Monday, March 21, 2011

What God dismantles, God re-mantles

Readings for this week's class included When the Members are the Missionaries, by A. Wayne Schwab. Schwab describes the six areas of mission fields that we each find ourselves in as home, work, the local community, the wider world, leisure, and faith community. We are called by God in each of these realms in mission. Schwab provides narratives of individuals, real-life stories of missionaries, who seem like you or I, normal folks living their lives, trying their best to live as Christians in the world.

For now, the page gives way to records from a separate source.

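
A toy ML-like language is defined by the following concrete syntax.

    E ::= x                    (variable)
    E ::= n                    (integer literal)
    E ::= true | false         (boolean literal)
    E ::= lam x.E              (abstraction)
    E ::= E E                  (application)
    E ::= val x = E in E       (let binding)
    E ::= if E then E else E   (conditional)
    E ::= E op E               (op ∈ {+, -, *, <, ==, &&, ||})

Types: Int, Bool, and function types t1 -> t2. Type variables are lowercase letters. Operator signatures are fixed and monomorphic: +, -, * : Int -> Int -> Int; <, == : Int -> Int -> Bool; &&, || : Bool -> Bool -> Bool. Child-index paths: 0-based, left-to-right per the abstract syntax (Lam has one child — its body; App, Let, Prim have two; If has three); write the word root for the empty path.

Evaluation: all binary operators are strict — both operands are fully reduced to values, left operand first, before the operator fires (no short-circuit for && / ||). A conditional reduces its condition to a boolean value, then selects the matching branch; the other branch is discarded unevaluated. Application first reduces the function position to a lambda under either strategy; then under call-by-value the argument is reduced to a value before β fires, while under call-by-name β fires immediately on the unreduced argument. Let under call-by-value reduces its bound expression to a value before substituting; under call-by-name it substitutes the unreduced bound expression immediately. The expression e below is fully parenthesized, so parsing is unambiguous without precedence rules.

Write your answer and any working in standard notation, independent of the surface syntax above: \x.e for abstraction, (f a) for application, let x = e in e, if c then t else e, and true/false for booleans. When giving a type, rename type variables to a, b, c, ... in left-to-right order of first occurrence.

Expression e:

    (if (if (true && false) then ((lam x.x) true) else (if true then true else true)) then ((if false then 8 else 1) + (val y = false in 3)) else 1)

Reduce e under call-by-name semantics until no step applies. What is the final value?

Answer: 4

Working:
step 0: (if (if (true && false) then ((\x.x) true) else (if true then true else true)) then ((if false then 8 else 1) + (let y = false in 3)) else 1)
step 1: [delta@0.0] (if (if false then ((\x.x) true) else (if true then true else true)) then ((if false then 8 else 1) + (let y = false in 3)) else 1)
step 2: [if@0] (if (if true then true else true) then ((if false then 8 else 1) + (let y = false in 3)) else 1)
step 3: [if@0] (if true then ((if false then 8 else 1) + (let y = false in 3)) else 1)
step 4: [if@root] ((if false then 8 else 1) + (let y = false in 3))
step 5: [if@0] (1 + (let y = false in 3))
step 6: [let@1] (1 + 3)
step 7: [delta@root] 4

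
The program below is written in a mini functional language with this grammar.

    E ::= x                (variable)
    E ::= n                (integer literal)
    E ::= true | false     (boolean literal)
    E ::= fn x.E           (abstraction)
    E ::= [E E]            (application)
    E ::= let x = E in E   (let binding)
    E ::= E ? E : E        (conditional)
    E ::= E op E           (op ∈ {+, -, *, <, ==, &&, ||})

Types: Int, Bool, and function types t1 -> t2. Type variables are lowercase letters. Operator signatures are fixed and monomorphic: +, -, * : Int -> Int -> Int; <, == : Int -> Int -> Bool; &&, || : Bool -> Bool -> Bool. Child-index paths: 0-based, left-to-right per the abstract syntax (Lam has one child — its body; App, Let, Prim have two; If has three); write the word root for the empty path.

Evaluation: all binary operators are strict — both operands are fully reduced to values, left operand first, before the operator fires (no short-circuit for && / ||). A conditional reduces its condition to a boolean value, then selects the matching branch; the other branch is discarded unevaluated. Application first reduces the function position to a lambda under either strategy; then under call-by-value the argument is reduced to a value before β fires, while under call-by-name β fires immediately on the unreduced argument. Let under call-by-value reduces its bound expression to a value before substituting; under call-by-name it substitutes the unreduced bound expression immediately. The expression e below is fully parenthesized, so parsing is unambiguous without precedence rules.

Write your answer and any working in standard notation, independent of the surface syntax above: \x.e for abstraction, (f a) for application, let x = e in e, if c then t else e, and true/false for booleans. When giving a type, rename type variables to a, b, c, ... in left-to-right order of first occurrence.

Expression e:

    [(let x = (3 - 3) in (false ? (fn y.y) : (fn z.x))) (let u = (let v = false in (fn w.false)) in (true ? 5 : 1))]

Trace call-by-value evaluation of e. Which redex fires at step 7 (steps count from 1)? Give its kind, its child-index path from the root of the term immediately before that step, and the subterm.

Derivation:
step 0: ((let x = (3 - 3) in (if false then (\y.y) else (\z.x))) (let u = (let v = false in (\w.false)) in (if true then 5 else 1)))
step 1: [delta@0.0] ((let x = 0 in (if false then (\y.y) else (\z.x))) (let u = (let v = false in (\w.false)) in (if true then 5 else 1)))
step 2: [let@0] ((if false then (\y.y) else (\z.0)) (let u = (let v = false in (\w.false)) in (if true then 5 else 1)))
step 3: [if@0] ((\z.0) (let u = (let v = false in (\w.false)) in (if true then 5 else 1)))
step 4: [let@1.0] ((\z.0) (let u = (\w.false) in (if true then 5 else 1)))
step 5: [let@1] ((\z.0) (if true then 5 else 1))
step 6: [if@1] ((\z.0) 5)
step 7: [beta@root] 0

Answer: beta at root : ((\z.0) 5)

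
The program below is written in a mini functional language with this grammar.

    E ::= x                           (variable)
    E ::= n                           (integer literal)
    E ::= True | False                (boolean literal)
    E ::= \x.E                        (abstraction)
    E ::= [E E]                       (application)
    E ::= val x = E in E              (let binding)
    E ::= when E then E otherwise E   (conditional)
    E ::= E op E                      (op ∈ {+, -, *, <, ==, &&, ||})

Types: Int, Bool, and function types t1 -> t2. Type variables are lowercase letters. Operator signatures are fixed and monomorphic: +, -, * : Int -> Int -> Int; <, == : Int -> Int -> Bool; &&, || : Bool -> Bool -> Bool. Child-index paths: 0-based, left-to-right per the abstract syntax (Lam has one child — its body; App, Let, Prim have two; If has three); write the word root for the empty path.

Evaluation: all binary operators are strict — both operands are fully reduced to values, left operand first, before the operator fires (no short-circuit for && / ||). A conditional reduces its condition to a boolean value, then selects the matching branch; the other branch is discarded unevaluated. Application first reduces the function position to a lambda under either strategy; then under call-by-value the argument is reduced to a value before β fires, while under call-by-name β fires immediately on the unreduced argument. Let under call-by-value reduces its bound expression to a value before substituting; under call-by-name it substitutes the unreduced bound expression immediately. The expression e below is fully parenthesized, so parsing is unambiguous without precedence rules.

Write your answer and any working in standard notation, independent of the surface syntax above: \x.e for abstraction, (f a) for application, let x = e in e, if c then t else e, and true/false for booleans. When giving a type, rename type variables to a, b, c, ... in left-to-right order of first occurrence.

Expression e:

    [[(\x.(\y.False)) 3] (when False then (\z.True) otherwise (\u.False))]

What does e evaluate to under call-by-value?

Answer: false

Derivation:
step 0: (((\x.(\y.false)) 3) (if false then (\z.true) else (\u.false)))
step 1: [beta@0] ((\y.false) (if false then (\z.true) else (\u.false)))
step 2: [if@1] ((\y.false) (\u.false))
step 3: [beta@root] false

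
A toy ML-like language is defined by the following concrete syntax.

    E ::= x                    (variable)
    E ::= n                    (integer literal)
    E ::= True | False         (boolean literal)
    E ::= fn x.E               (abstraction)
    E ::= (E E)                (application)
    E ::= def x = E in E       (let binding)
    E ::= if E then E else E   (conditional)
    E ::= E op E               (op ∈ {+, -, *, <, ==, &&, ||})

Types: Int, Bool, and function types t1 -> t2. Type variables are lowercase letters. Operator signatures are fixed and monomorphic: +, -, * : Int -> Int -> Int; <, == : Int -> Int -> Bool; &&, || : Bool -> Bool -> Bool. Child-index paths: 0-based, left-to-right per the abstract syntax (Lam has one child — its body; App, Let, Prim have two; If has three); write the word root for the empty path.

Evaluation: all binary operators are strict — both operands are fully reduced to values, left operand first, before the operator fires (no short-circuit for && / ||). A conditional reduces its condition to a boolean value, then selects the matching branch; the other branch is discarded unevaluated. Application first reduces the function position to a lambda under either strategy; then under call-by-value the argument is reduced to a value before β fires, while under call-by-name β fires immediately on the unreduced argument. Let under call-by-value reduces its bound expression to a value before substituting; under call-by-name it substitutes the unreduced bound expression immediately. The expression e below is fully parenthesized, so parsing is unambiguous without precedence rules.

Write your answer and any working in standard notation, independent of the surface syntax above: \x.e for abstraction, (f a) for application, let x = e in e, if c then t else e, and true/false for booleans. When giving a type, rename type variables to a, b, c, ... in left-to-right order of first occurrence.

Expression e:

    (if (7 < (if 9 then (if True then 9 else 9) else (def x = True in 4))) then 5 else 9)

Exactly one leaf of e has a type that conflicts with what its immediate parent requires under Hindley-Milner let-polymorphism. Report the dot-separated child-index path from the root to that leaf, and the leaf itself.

Answer: 0.1.0 : 9

Working:
  unify Int ~ Int
  unify Int ~ Bool
  FAIL: mismatch Int ~ Bool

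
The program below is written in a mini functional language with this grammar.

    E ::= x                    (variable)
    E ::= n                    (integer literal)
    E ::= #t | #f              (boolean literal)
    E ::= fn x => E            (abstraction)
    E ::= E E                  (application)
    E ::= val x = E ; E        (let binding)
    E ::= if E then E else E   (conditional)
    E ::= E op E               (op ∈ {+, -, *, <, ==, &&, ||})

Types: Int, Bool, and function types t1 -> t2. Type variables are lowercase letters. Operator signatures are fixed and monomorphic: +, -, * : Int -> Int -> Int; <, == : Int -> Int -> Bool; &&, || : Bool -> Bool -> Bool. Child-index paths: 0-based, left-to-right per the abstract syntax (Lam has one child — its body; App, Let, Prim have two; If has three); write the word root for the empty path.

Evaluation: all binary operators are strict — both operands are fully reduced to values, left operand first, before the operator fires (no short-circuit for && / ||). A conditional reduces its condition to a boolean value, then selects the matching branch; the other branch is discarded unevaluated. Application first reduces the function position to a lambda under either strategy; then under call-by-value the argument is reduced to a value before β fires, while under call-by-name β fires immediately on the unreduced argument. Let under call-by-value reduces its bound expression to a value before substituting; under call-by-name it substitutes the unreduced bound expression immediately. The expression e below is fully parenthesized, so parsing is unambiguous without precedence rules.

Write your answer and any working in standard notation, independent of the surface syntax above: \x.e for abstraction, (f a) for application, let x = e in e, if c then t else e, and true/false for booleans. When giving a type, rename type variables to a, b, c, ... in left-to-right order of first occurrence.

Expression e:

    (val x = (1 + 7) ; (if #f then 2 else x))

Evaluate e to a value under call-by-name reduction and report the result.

Answer: 8

Derivation:
step 0: (let x = (1 + 7) in (if false then 2 else x))
step 1: [let@root] (if false then 2 else (1 + 7))
step 2: [if@root] (1 + 7)
step 3: [delta@root] 8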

I agree with Schwab that it's important for us to realize that the real work of the church is what people do from Monday to Monday. It's how they live their lives and how they interact with others. The number of people in the pews is not what matters. What matters is how they live their lives. So often we focus on the size of the church. In the year 2000, the Episcopal Church even set a goal of doubling its membership by the year 2020. It's now 2011 and we are not anywhere close to achieving that goal.

Schwab quotes his colleague, Jim Anderson, who says, "God is dismantling the church." I'm not so sure that's a bad thing, actually. We are so often focused on status quo, maintaining the structure, the building, the budget. It is scary to think that the institution of church is being dismantled, but what Schwab says is inspiring and so true: "What God dismantles, God re-mantles."

We are called to be God's partners in the rebuilding. "Where might we get the help?" we may ask. The good news is that people are looking for a purpose and meaning to life. They want to be changed, and want to work for justice. Schwab says the call to mission is a call to give up the childlike dependence that we have on God. Yes, we are God's beloved children, but as we mature in our faith we are truly called to be God's co-workers for God's dream.

Tuesday, March 15, 2011

Living the Christian Life

Shane Claiborne's, The Irresistible Revolution: Living as an Ordinary Radical was our assigned reading for class this week, as well as a video made by Jonathan Wilson-Hartgrove (

Both address living in intentional Christian communities, as Christ's earliest followers did, sharing what they had, making decisions together, and living by Covenant rather than contract.

As Claiborne's title suggests, this is indeed a radical notion. In the History of Christianity course that I took this past June, I read about the communal life of the men and women who gathered very few of their belongings to follow Jesus and others for what seemed like a traveling Woodstock Festival, complete with singing, dancing, tons of free love, and, while they might not have been smoking pot, they were definitely high on life! "What fun!" I thought. A time of so much joy, freedom, possibility.

Fast forward though to 2011, and Claiborne's community of intentional living and I'm thinking, "Hmmm, not really so much for me." I am pretty content in my little home with my husband and our dog and I really love laying on my couch watching t.v. at the end of a long day. I don't really like being around people all the time, and I don't know about sharing everything????

Claiborne says, "The world cannot afford the American dream." This reminds me a recent conversation I had with a coworker who was upset that her credit union had just adopted the motto, "Life without limits." She was blown away that a credit union, which she chose for it's commitment to the community and not-for-profit cooperative structure would perpetuate the consumeristic, wasteful, unattainable lifestyle that so many of us in the United States have accepted as normal.

To live as an intentional Christian is to live a life of limits. It is to make every decision with careful thought and care for our neighbors and our fragile island earth. This is indeed a radical way of life, and one that I wish was easier for me to imagine myself in.

How do we, who will never probably join a living co-op or live in an intentional Christian community live a similar lifestyle? How do we support one another and hold each other accountable? Something to ponder indeed.